Saturday is the fifth anniversary of the start of the “Umbrella” protests, student-led demonstrations that gridlocked the city for 79 days in 2014 calling for universal suffrage that failed to wrest concessions from Beijing. Thousands of people are expected to rally in the city center in the evening.

One of the leaders of those protests, the bespectacled Joshua Wong, 22, said on Saturday he will run for local district council elections in November.

“I will join the protest assembly tonight, during this weekend and also during 1st October,” he told reporters. “It’s time to let Emperor Xi (Chinese President Xi Jinping) be aware that now is our battle… We stand in solidarity, we stand as one.”

Wong is on bail after being charged with inciting and participating in an unauthorized assembly outside police headquarters on June 21.

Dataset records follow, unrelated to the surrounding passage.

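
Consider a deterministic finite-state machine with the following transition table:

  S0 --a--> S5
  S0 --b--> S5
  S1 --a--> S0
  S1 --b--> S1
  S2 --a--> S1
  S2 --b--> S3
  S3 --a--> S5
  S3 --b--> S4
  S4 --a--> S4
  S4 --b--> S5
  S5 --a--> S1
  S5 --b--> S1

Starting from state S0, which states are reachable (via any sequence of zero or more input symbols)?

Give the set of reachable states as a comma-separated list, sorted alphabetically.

BFS from S0:
  visit S0: S0--a-->S5 (new), S0--b-->S5 (seen)
  visit S5: S5--a-->S1 (new), S5--b-->S1 (seen)
  visit S1: S1--a-->S0 (seen), S1--b-->S1 (seen)

Answer: S0, S1, S5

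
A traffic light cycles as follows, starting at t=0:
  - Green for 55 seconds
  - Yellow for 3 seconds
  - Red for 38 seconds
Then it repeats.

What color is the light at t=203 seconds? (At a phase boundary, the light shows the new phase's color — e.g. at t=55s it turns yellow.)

Cycle length = 55 + 3 + 38 = 96s
t = 203, phase_t = 203 mod 96 = 11
11 < 55 (green end) → GREEN

Answer: green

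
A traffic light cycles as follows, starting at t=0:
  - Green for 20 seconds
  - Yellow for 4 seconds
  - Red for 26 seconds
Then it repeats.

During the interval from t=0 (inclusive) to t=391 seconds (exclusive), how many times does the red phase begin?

Answer: 8

Derivation:
Cycle = 20+4+26 = 50s
red phase starts at t = k*50 + 24 for k=0,1,2,...
Need k*50+24 < 391 → k < 7.340
k ∈ {0, ..., 7} → 8 starts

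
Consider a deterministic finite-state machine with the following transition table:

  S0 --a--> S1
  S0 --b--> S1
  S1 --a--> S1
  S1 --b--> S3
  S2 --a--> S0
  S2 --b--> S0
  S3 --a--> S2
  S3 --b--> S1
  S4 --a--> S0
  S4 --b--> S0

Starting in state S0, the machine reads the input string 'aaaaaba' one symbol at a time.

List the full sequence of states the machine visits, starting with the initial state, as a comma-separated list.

Answer: S0, S1, S1, S1, S1, S1, S3, S2

Derivation:
Start: S0
  read 'a': S0 --a--> S1
  read 'a': S1 --a--> S1
  read 'a': S1 --a--> S1
  read 'a': S1 --a--> S1
  read 'a': S1 --a--> S1
  read 'b': S1 --b--> S3
  read 'a': S3 --a--> S2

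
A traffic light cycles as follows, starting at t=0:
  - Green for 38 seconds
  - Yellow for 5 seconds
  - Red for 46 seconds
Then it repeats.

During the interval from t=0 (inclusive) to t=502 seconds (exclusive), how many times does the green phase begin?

Cycle = 38+5+46 = 89s
green phase starts at t = k*89 + 0 for k=0,1,2,...
Need k*89+0 < 502 → k < 5.640
k ∈ {0, ..., 5} → 6 starts

Answer: 6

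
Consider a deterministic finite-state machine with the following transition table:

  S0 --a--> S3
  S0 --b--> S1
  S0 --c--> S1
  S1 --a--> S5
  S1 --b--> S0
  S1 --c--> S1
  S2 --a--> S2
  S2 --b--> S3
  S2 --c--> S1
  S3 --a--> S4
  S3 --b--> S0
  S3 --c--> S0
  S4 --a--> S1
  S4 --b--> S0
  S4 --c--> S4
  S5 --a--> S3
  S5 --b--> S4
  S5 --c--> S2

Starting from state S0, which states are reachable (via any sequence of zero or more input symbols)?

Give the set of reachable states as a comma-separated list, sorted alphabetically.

Answer: S0, S1, S2, S3, S4, S5

Derivation:
BFS from S0:
  visit S0: S0--a-->S3 (new), S0--b-->S1 (new), S0--c-->S1 (seen)
  visit S3: S3--a-->S4 (new), S3--b-->S0 (seen), S3--c-->S0 (seen)
  visit S1: S1--a-->S5 (new), S1--b-->S0 (seen), S1--c-->S1 (seen)
  visit S4: S4--a-->S1 (seen), S4--b-->S0 (seen), S4--c-->S4 (seen)
  visit S5: S5--a-->S3 (seen), S5--b-->S4 (seen), S5--c-->S2 (new)
  visit S2: S2--a-->S2 (seen), S2--b-->S3 (seen), S2--c-->S1 (seen)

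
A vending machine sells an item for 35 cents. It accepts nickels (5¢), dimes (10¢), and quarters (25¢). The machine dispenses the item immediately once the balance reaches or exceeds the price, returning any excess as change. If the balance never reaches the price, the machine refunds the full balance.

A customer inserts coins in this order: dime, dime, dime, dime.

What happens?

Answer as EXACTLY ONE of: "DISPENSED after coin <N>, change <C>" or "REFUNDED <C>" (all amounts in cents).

Answer: DISPENSED after coin 4, change 5

Derivation:
Price: 35¢
Coin 1 (dime, 10¢): balance = 10¢
Coin 2 (dime, 10¢): balance = 20¢
Coin 3 (dime, 10¢): balance = 30¢
Coin 4 (dime, 10¢): balance = 40¢
  → balance >= price → DISPENSE, change = 40 - 35 = 5¢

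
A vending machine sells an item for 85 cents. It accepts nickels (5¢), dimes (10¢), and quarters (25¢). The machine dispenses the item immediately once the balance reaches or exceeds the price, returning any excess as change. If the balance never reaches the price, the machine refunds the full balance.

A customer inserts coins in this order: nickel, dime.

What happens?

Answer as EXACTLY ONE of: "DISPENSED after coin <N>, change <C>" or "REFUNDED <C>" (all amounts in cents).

Answer: REFUNDED 15

Derivation:
Price: 85¢
Coin 1 (nickel, 5¢): balance = 5¢
Coin 2 (dime, 10¢): balance = 15¢
All coins inserted, balance 15¢ < price 85¢ → REFUND 15¢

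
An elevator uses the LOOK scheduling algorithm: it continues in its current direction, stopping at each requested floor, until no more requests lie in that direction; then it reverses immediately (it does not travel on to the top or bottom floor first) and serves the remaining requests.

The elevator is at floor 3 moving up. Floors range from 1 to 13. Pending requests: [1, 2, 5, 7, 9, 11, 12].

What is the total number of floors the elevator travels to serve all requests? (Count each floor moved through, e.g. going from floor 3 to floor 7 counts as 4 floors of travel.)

Start at floor 3 moving up, LOOK stop order: [5, 7, 9, 11, 12, 2, 1]
  3 → 5: |5-3| = 2, total = 2
  5 → 7: |7-5| = 2, total = 4
  7 → 9: |9-7| = 2, total = 6
  9 → 11: |11-9| = 2, total = 8
  11 → 12: |12-11| = 1, total = 9
  12 → 2: |2-12| = 10, total = 19
  2 → 1: |1-2| = 1, total = 20

Answer: 20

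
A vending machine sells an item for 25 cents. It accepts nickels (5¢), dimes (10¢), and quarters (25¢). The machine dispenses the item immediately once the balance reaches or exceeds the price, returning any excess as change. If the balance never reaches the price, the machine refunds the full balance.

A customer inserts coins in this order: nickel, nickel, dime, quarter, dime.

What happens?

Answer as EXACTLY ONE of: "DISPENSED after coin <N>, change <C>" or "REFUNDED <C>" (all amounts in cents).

Answer: DISPENSED after coin 4, change 20

Derivation:
Price: 25¢
Coin 1 (nickel, 5¢): balance = 5¢
Coin 2 (nickel, 5¢): balance = 10¢
Coin 3 (dime, 10¢): balance = 20¢
Coin 4 (quarter, 25¢): balance = 45¢
  → balance >= price → DISPENSE, change = 45 - 25 = 20¢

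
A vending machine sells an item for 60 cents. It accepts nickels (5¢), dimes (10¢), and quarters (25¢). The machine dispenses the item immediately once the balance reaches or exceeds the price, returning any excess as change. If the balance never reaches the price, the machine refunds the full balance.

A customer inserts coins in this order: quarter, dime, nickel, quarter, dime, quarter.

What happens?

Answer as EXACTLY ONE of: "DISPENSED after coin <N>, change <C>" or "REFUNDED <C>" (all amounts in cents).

Price: 60¢
Coin 1 (quarter, 25¢): balance = 25¢
Coin 2 (dime, 10¢): balance = 35¢
Coin 3 (nickel, 5¢): balance = 40¢
Coin 4 (quarter, 25¢): balance = 65¢
  → balance >= price → DISPENSE, change = 65 - 60 = 5¢

Answer: DISPENSED after coin 4, change 5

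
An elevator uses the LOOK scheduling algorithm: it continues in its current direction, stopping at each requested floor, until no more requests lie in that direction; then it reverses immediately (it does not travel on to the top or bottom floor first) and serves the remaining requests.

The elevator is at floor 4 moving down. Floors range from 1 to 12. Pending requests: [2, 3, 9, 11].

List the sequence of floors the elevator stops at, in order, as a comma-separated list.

Current: 4, moving DOWN
Serve below first (descending): [3, 2]
Then reverse, serve above (ascending): [9, 11]

Answer: 3, 2, 9, 11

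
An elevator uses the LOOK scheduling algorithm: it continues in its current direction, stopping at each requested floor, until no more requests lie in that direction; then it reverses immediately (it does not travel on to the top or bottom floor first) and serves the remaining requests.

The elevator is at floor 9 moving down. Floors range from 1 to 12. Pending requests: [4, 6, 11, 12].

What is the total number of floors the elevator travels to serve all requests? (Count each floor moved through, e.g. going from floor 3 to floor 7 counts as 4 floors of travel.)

Answer: 13

Derivation:
Start at floor 9 moving down, LOOK stop order: [6, 4, 11, 12]
  9 → 6: |6-9| = 3, total = 3
  6 → 4: |4-6| = 2, total = 5
  4 → 11: |11-4| = 7, total = 12
  11 → 12: |12-11| = 1, total = 13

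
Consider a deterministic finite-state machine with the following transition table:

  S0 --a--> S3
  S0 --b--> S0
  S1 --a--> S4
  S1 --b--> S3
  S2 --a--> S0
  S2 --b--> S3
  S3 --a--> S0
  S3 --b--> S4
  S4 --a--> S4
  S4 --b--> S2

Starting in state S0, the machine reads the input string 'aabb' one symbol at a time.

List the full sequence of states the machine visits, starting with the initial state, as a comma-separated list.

Answer: S0, S3, S0, S0, S0

Derivation:
Start: S0
  read 'a': S0 --a--> S3
  read 'a': S3 --a--> S0
  read 'b': S0 --b--> S0
  read 'b': S0 --b--> S0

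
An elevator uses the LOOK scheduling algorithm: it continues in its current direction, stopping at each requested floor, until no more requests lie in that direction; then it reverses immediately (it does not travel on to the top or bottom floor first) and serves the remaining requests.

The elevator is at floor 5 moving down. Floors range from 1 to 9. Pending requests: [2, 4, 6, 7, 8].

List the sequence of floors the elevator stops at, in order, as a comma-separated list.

Current: 5, moving DOWN
Serve below first (descending): [4, 2]
Then reverse, serve above (ascending): [6, 7, 8]

Answer: 4, 2, 6, 7, 8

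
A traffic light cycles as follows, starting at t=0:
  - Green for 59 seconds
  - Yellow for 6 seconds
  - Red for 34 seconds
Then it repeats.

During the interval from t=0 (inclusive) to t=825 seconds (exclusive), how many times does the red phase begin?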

Protests are also expected on Sunday to mark Global Anti-Totalitarianism Day, with solidarity events planned in cities across the world, including Paris, Berlin, Taipei, New York, Kiev and London.

But the biggest protests are likely to be on Oct. 1, marking the anniversary of the founding of the People’s Republic of China in 1949.

Activists plan a mass rally from Victoria Park in the bustling Causeway Bay district to Chater Garden, a cricket pitch back in colonial days, in downtown Central.

Official festivities for National Day have been scaled back, with authorities keen to avoid embarrassing Beijing at a time when President Xi Jinping is seeking to project an image of national strength and unity.

The Lennon Walls are large mosaics of Post-it notes calling for democracy which have cropped up in underpasses, under footbridges, outside shopping centers, at bus stops and universities and elsewhere across the territory.

Some Lennon Walls were torn down by pro-Beijing activists last weekend.